In response, the Foreign Press Association, an NGO representing journalists based in Israel and the occupied Palestinian territories, tweeted: “FPA protests deplorable situation in Old City Jerusalem where tourists given access while accredited journalists and photojournalists not”.
“Not only have journalists been banned access, they have been pushed and shoved into areas where their safety is at risk, and where they bear the brunt of the Israeli security response to rioting crowds including teargas, stun grenades and beatings resulting in several serious injuries,” the FPA added.
This was not the first time for the FPA to note violations against the press by the Israeli police. Last April, less than three months before the crisis at al-Aqsa Mosque, the FPA reminded Israel on the need to respect journalists reporting on the ground.
“The FPA has time and again raised its concerns about the aggressive behaviour of the Israeli border police. It is time the Ministry for Internal Security took action to rein in the force and establish much stricter guidelines to ensure serious injuries, and potentially worse outcomes, are avoided…” it said in a statement.
The Association for Civil Rights in Israel, a human rights NGO, criticised the Israeli police’s conduct towards the press during the crisis. On July 30, ACRI filed a petition at Israel’s High Court demanding that the Israeli police “stop restricting press coverage in the Old City of Jerusalem and harming journalists’ ability to perform their public duties”.
The Israeli police released a general statement on the criticism leveled against it by the press
“Under our democratic system we attach a lot of importance for the freedom of the press and we extend a helping hand to all journalists and photographers… with the reopening of the al-Haram al-Sharif we have allowed free access to journalists but with the violent clashes that ensued and with the crude and offensive disregard to the law [exhibited] by some journalists [it was decided] to keep them away from the site,” Luba Samri, spokeswoman for the Israeli police, said in a statement.
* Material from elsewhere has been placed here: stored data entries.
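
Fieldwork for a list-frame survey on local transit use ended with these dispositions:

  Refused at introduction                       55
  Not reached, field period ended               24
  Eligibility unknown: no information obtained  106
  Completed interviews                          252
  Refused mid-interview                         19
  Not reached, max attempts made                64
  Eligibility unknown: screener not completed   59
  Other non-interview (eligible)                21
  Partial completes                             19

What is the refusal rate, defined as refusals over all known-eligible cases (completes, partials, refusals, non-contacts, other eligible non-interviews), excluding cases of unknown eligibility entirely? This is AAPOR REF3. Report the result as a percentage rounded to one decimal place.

16.3%

Refused = 55 + 19 = 74
Never reached = 24 + 64 = 88
Unknown eligibility = 59 + 106 = 165
Numerator → 74
Denominator → 252 + 19 + 74 + 88 + 21 = 454
REF3 = 74 / 454 = 0.1630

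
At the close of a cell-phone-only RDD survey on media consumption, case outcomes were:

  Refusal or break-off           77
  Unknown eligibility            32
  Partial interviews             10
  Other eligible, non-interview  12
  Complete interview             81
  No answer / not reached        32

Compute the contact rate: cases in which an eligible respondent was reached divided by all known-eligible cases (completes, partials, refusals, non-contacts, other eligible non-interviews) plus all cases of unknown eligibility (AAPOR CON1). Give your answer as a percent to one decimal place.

Top: 81 + 10 + 77 + 12 = 180
Base: 81 + 10 + 77 + 32 + 12 + 32 = 244
CON1 = 180 / 244 = 0.7377

73.8%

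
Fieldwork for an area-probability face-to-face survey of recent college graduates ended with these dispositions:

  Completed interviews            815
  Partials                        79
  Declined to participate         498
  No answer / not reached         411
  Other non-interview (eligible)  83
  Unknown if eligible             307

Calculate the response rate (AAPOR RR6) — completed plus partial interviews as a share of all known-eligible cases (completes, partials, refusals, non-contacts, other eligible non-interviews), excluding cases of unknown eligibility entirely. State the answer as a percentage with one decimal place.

Numerator → 815 + 79 = 894
Denominator → 815 + 79 + 498 + 411 + 83 = 1886
RR6 = 894 / 1886 = 0.4740

47.4%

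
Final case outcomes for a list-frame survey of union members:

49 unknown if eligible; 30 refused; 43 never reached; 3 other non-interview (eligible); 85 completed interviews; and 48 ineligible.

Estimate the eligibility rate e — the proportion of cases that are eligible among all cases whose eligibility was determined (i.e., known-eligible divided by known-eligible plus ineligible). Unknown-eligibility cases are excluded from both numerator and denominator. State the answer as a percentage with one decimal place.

Determined eligible: 85 + 30 + 43 + 3 = 161
e = 161 / (161 + 48) = 161 / 209 = 0.7703

77.0%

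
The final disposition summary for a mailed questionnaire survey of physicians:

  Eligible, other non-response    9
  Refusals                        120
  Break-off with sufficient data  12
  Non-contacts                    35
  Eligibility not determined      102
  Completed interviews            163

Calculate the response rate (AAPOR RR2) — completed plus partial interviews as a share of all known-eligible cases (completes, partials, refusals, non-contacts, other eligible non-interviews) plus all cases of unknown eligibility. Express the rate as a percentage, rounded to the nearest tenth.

39.7%

Top → 163 + 12 = 175
Denominator → 163 + 12 + 120 + 35 + 9 + 102 = 441
RR2 = 175 / 441 = 0.3968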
The ACRI petition stated that the Israeli police conduct “raises concern that the police’s intention was to prevent the free flow of information through the media on the events taking place and on the police’s handling of those events”.
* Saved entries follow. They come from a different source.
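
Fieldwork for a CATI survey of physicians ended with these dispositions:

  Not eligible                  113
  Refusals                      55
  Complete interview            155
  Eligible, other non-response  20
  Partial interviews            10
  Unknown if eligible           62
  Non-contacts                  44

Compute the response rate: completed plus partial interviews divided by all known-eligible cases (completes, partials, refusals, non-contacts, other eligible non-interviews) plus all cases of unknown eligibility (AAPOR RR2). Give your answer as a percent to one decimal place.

47.7%

Num: 155 + 10 = 165
Denom: 155 + 10 + 55 + 44 + 20 + 62 = 346
RR2 = 165 / 346 = 0.4769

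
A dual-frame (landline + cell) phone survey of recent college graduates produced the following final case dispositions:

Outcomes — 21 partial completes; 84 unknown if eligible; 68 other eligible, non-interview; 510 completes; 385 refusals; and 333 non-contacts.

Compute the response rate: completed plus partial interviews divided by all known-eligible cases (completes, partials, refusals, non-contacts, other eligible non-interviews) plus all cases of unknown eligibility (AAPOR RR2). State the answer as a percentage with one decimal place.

37.9%

Num = 510 + 21 = 531
Denominator = 510 + 21 + 385 + 333 + 68 + 84 = 1401
RR2 = 531 / 1401 = 0.3790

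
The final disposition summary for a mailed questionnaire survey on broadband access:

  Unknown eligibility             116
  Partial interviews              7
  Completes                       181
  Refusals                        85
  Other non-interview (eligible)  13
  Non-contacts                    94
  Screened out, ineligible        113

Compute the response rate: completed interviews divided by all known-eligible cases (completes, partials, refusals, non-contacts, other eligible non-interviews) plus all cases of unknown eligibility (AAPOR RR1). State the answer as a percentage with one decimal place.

Num → 181
Denom → 181 + 7 + 85 + 94 + 13 + 116 = 496
RR1 = 181 / 496 = 0.3649

36.5%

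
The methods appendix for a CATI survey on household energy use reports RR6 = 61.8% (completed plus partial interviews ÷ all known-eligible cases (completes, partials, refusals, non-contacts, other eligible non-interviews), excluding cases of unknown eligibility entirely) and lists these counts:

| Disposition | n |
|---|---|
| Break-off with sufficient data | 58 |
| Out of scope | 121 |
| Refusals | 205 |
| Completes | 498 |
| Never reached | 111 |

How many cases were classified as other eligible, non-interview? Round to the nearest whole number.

28

Top = 498 + 58 = 556
RR6 = 556 / D = 0.618
D = 556 / 0.618 = 899.7
Rest of base = 872
other eligible, non-interview = 899.7 − 872 ≈ 28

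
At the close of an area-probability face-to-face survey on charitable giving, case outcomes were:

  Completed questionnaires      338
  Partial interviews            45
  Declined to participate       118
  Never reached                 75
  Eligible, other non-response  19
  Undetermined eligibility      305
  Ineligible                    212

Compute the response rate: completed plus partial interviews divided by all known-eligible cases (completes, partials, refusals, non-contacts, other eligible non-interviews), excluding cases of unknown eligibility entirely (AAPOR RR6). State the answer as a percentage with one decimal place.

Num = 338 + 45 = 383
Denom = 338 + 45 + 118 + 75 + 19 = 595
RR6 = 383 / 595 = 0.6437

64.4%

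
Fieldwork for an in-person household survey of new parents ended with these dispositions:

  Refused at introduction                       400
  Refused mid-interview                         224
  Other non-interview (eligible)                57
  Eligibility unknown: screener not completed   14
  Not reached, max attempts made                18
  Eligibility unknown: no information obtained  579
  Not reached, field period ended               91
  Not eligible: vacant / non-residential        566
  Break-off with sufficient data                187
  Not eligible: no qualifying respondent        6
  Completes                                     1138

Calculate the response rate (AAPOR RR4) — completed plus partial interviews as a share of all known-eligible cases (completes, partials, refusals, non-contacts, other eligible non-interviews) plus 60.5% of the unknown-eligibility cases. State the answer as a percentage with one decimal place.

Refused = 400 + 224 = 624
Non-contacts = 91 + 18 = 109
Undetermined eligibility = 14 + 579 = 593
Out of scope = 6 + 566 = 572
Top = 1138 + 187 = 1325
Known eligible = 1138 + 187 + 624 + 109 + 57 = 2115
Estimated eligible among unknowns = 0.6050 × 593 = 358.76
Denominator = 2115 + 358.76 = 2473.76
RR4 = 1325 / 2473.76 = 0.5356

53.6%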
“The conduct of the police is worrisome and contrary to all the basic principles of democracy,” ACRI’s petition stated.
And, in a recent brazen attack on the media, on Monday, Israel moved to shut down Al Jazeera’s operations in Jerusalem. Israeli Prime Minister Benjamin Netanyahu has repeatedly threatened to shut Al Jazeera’s operations in the country, accusing the network of inciting violence against Israel. His most recent attack on July 27 accused the network of “inciting violence”.
ACRI also condemned the Israeli government’s move to ban Al Jazeera. ACRI issued a statement describing the decision as “a declaration of war by the Israeli prime minister and the minister of communication against the offices of Al Jazeera in Israel”.
Two months ago, the Israeli Knesset cancelled the Press Ordinance of the British Mandate, which authorised the Minister of Interior to close newspapers, thanks to a petition submitted by ACRI to the High Court of Justice, according to the statement.
“Now, the new minister of communications wants to close a media outlet [Al Jazeera]. This joins a series of steps taken by the government against freedom of expression and against anybody that criticizes [Israeli] government policy.”